The late filers will pay a total of $17,111 in penalties. Individual penalties range from $52 to $1,824. The median penalty was $256. The Federal Credit Union Act requires NCUA to send any civil money penalties to the U.S. Treasury.
“The situation is improving, but full compliance remains the goal,” NCUA Board Chairman Debbie Matz said. “As most of the credit unions that file late are small credit unions, NCUA’s Office of Small Credit Union Initiatives has been working with smaller institutions, and we think that has helped several credit unions file on time. Our efforts on compliance and assistance will continue until we get to the point where no credit union files a late Call Report.”
Assessment of penalties primarily depends on three factors: the credit union’s asset size, its recent Call Report filing history and the length of the delay. Of the 44 credit unions paying penalties in the second quarter:
- Twenty-seven had assets of less than $10 million;
- Ten had assets between $10 million and $50 million;
- Five had assets between $50 million and $250 million; and
- Two had assets greater than $250 million.
Four of the credit unions assessed penalties had been late in the previous quarter. A list of credit unions that filed late in the second quarter and that have agreed to pay civil money penalties is available online here.
A total of 75 credit unions filed Call Reports late for the second quarter. During an initial review, NCUA consulted regional offices and, when appropriate, state supervisory authorities. This review determined mitigating circumstances in 19 cases justified waiving the penalty. NCUA informed the remaining 56 credit unions in mid-August of penalties they faced, and the agency advised them they could reduce their penalties by signing a consent agreement. NCUA also said the agency would initiate administrative hearings against credit unions that did not consent.
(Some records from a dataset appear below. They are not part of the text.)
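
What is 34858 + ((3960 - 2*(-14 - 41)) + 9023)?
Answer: 47951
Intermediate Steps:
34858 + ((3960 - 2*(-14 - 41)) + 9023) = 34858 + ((3960 - 2*(-55)) + 9023) = 34858 + ((3960 + 110) + 9023) = 34858 + (4070 + 9023) = 34858 + 13093 = 47951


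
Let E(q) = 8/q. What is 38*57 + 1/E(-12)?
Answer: 4329/2 ≈ 2164.5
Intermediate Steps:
38*57 + 1/E(-12) = 38*57 + 1/(8/(-12)) = 2166 + 1/(8*(-1/12)) = 2166 + 1/(-⅔) = 2166 - 3/2 = 4329/2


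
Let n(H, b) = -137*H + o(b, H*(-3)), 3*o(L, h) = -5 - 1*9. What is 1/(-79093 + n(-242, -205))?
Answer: -3/137831 ≈ -2.1766e-5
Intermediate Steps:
o(L, h) = -14/3 (o(L, h) = (-5 - 1*9)/3 = (-5 - 9)/3 = (⅓)*(-14) = -14/3)
n(H, b) = -14/3 - 137*H (n(H, b) = -137*H - 14/3 = -14/3 - 137*H)
1/(-79093 + n(-242, -205)) = 1/(-79093 + (-14/3 - 137*(-242))) = 1/(-79093 + (-14/3 + 33154)) = 1/(-79093 + 99448/3) = 1/(-137831/3) = -3/137831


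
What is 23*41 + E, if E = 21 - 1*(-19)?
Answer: 983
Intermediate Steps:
E = 40 (E = 21 + 19 = 40)
23*41 + E = 23*41 + 40 = 943 + 40 = 983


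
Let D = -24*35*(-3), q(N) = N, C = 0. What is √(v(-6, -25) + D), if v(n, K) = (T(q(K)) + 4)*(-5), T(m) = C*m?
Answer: 50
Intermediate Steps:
D = 2520 (D = -840*(-3) = 2520)
T(m) = 0 (T(m) = 0*m = 0)
v(n, K) = -20 (v(n, K) = (0 + 4)*(-5) = 4*(-5) = -20)
√(v(-6, -25) + D) = √(-20 + 2520) = √2500 = 50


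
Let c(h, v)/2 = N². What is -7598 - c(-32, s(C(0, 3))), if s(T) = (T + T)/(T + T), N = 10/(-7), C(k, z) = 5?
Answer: -372502/49 ≈ -7602.1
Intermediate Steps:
N = -10/7 (N = 10*(-⅐) = -10/7 ≈ -1.4286)
s(T) = 1 (s(T) = (2*T)/((2*T)) = (2*T)*(1/(2*T)) = 1)
c(h, v) = 200/49 (c(h, v) = 2*(-10/7)² = 2*(100/49) = 200/49)
-7598 - c(-32, s(C(0, 3))) = -7598 - 1*200/49 = -7598 - 200/49 = -372502/49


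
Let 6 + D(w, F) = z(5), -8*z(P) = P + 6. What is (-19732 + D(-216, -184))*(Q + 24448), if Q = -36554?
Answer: 955859495/4 ≈ 2.3896e+8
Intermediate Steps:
z(P) = -3/4 - P/8 (z(P) = -(P + 6)/8 = -(6 + P)/8 = -3/4 - P/8)
D(w, F) = -59/8 (D(w, F) = -6 + (-3/4 - 1/8*5) = -6 + (-3/4 - 5/8) = -6 - 11/8 = -59/8)
(-19732 + D(-216, -184))*(Q + 24448) = (-19732 - 59/8)*(-36554 + 24448) = -157915/8*(-12106) = 955859495/4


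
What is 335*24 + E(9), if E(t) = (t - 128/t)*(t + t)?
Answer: 7946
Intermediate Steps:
E(t) = 2*t*(t - 128/t) (E(t) = (t - 128/t)*(2*t) = 2*t*(t - 128/t))
335*24 + E(9) = 335*24 + (-256 + 2*9²) = 8040 + (-256 + 2*81) = 8040 + (-256 + 162) = 8040 - 94 = 7946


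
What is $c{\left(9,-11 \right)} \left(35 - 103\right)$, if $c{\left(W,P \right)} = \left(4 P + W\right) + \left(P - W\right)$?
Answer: $3740$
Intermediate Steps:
$c{\left(W,P \right)} = 5 P$ ($c{\left(W,P \right)} = \left(W + 4 P\right) + \left(P - W\right) = 5 P$)
$c{\left(9,-11 \right)} \left(35 - 103\right) = 5 \left(-11\right) \left(35 - 103\right) = \left(-55\right) \left(-68\right) = 3740$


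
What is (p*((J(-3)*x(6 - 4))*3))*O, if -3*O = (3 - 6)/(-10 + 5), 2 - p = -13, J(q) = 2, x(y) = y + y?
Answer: -72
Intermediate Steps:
x(y) = 2*y
p = 15 (p = 2 - 1*(-13) = 2 + 13 = 15)
O = -1/5 (O = -(3 - 6)/(3*(-10 + 5)) = -(-1)/(-5) = -(-1)*(-1)/5 = -1/3*3/5 = -1/5 ≈ -0.20000)
(p*((J(-3)*x(6 - 4))*3))*O = (15*((2*(2*(6 - 4)))*3))*(-1/5) = (15*((2*(2*2))*3))*(-1/5) = (15*((2*4)*3))*(-1/5) = (15*(8*3))*(-1/5) = (15*24)*(-1/5) = 360*(-1/5) = -72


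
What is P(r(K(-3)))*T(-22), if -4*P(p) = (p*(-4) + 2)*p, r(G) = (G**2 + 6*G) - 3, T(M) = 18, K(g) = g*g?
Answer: 312444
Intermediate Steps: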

Twenty credit unions subsequently provided the agency with information about circumstances that led to the late filing. NCUA determined 12 of those credit unions would not be penalized. One credit union saw its penalty reduced.
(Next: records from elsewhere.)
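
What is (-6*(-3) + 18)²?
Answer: 1296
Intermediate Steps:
(-6*(-3) + 18)² = (18 + 18)² = 36² = 1296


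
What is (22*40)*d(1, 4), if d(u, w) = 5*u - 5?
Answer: 0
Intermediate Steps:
d(u, w) = -5 + 5*u
(22*40)*d(1, 4) = (22*40)*(-5 + 5*1) = 880*(-5 + 5) = 880*0 = 0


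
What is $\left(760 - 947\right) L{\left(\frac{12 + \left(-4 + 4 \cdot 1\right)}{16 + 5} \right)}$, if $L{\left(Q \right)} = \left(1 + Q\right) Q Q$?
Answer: $- \frac{32912}{343} \approx -95.953$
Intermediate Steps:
$L{\left(Q \right)} = Q^{2} \left(1 + Q\right)$ ($L{\left(Q \right)} = Q \left(1 + Q\right) Q = Q^{2} \left(1 + Q\right)$)
$\left(760 - 947\right) L{\left(\frac{12 + \left(-4 + 4 \cdot 1\right)}{16 + 5} \right)} = \left(760 - 947\right) \left(\frac{12 + \left(-4 + 4 \cdot 1\right)}{16 + 5}\right)^{2} \left(1 + \frac{12 + \left(-4 + 4 \cdot 1\right)}{16 + 5}\right) = - 187 \left(\frac{12 + \left(-4 + 4\right)}{21}\right)^{2} \left(1 + \frac{12 + \left(-4 + 4\right)}{21}\right) = - 187 \left(\left(12 + 0\right) \frac{1}{21}\right)^{2} \left(1 + \left(12 + 0\right) \frac{1}{21}\right) = - 187 \left(12 \cdot \frac{1}{21}\right)^{2} \left(1 + 12 \cdot \frac{1}{21}\right) = - 187 \left(\frac{4}{7}\right)^{2} \left(1 + \frac{4}{7}\right) = - 187 \cdot \frac{16}{49} \cdot \frac{11}{7} = \left(-187\right) \frac{176}{343} = - \frac{32912}{343}$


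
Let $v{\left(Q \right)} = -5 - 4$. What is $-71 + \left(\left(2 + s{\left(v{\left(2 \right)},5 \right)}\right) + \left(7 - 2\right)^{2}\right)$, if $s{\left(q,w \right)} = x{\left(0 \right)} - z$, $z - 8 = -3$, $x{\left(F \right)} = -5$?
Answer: $-54$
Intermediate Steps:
$v{\left(Q \right)} = -9$
$z = 5$ ($z = 8 - 3 = 5$)
$s{\left(q,w \right)} = -10$ ($s{\left(q,w \right)} = -5 - 5 = -10$)
$-71 + \left(\left(2 + s{\left(v{\left(2 \right)},5 \right)}\right) + \left(7 - 2\right)^{2}\right) = -71 + \left(\left(2 - 10\right) + \left(7 - 2\right)^{2}\right) = -71 - \left(8 - 5^{2}\right) = -71 + \left(-8 + 25\right) = -71 + 17 = -54$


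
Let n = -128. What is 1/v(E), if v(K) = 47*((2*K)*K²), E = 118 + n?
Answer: -1/94000 ≈ -1.0638e-5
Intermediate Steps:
E = -10 (E = 118 - 128 = -10)
v(K) = 94*K³ (v(K) = 47*(2*K³) = 94*K³)
1/v(E) = 1/(94*(-10)³) = 1/(94*(-1000)) = 1/(-94000) = -1/94000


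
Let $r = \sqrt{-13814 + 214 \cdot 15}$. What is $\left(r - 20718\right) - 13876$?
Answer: $-34594 + 2 i \sqrt{2651} \approx -34594.0 + 102.98 i$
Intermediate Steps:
$r = 2 i \sqrt{2651}$ ($r = \sqrt{-13814 + 3210} = \sqrt{-10604} = 2 i \sqrt{2651} \approx 102.98 i$)
$\left(r - 20718\right) - 13876 = \left(2 i \sqrt{2651} - 20718\right) - 13876 = \left(-20718 + 2 i \sqrt{2651}\right) - 13876 = -34594 + 2 i \sqrt{2651}$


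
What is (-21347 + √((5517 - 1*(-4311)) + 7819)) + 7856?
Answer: -13491 + √17647 ≈ -13358.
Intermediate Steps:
(-21347 + √((5517 - 1*(-4311)) + 7819)) + 7856 = (-21347 + √((5517 + 4311) + 7819)) + 7856 = (-21347 + √(9828 + 7819)) + 7856 = (-21347 + √17647) + 7856 = -13491 + √17647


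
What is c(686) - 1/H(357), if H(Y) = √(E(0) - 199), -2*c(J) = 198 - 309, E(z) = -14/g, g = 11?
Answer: 111/2 + I*√24233/2203 ≈ 55.5 + 0.070662*I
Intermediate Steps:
E(z) = -14/11
c(J) = 111/2 (c(J) = -(198 - 309)/2 = -½*(-111) = 111/2)
H(Y) = I*√24233/11 (H(Y) = √(-14/11 - 199) = √(-2203/11) = I*√24233/11)
c(686) - 1/H(357) = 111/2 - 1/(I*√24233/11) = 111/2 - (-1)*I*√24233/2203 = 111/2 + I*√24233/2203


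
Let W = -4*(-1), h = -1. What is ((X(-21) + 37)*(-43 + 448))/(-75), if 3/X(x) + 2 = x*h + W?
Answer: -23058/115 ≈ -200.50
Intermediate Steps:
W = 4
X(x) = 3/(2 - x) (X(x) = 3/(-2 + (x*(-1) + 4)) = 3/(-2 + (-x + 4)) = 3/(-2 + (4 - x)) = 3/(2 - x))
((X(-21) + 37)*(-43 + 448))/(-75) = ((-3/(-2 - 21) + 37)*(-43 + 448))/(-75) = ((-3/(-23) + 37)*405)*(-1/75) = ((-3*(-1/23) + 37)*405)*(-1/75) = ((3/23 + 37)*405)*(-1/75) = ((854/23)*405)*(-1/75) = (345870/23)*(-1/75) = -23058/115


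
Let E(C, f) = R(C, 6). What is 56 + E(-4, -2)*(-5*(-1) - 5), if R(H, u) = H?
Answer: 56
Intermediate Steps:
E(C, f) = C
56 + E(-4, -2)*(-5*(-1) - 5) = 56 - 4*(-5*(-1) - 5) = 56 - 4*(5 - 5) = 56 - 4*0 = 56 + 0 = 56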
NCUA in January sent a Letter to Credit Unions about assessing civil money penalties against credit unions that did not meet the Call Report filing deadlines. The agency now sends reminder messages about Call Report filing deadlines that include information on how to receive technical support to handle filing problems. OSCUI has dedicated an Economic Development Specialist to assist small credit unions in filing Call Reports on time. NCUA also has produced a video describing how to file Call Reports.
NCUA is the independent federal agency created by the U.S. Congress to regulate, charter and supervise federal credit unions. With the backing of the full faith and credit of the United States, NCUA operates and manages the National Credit Union Share
Insurance Fund, insuring the deposits of account holders in all federal credit unions and the overwhelming majority of
state-chartered credit unions. At MyCreditUnion.gov, NCUA also educates the public on consumer protection and financial literacy issues.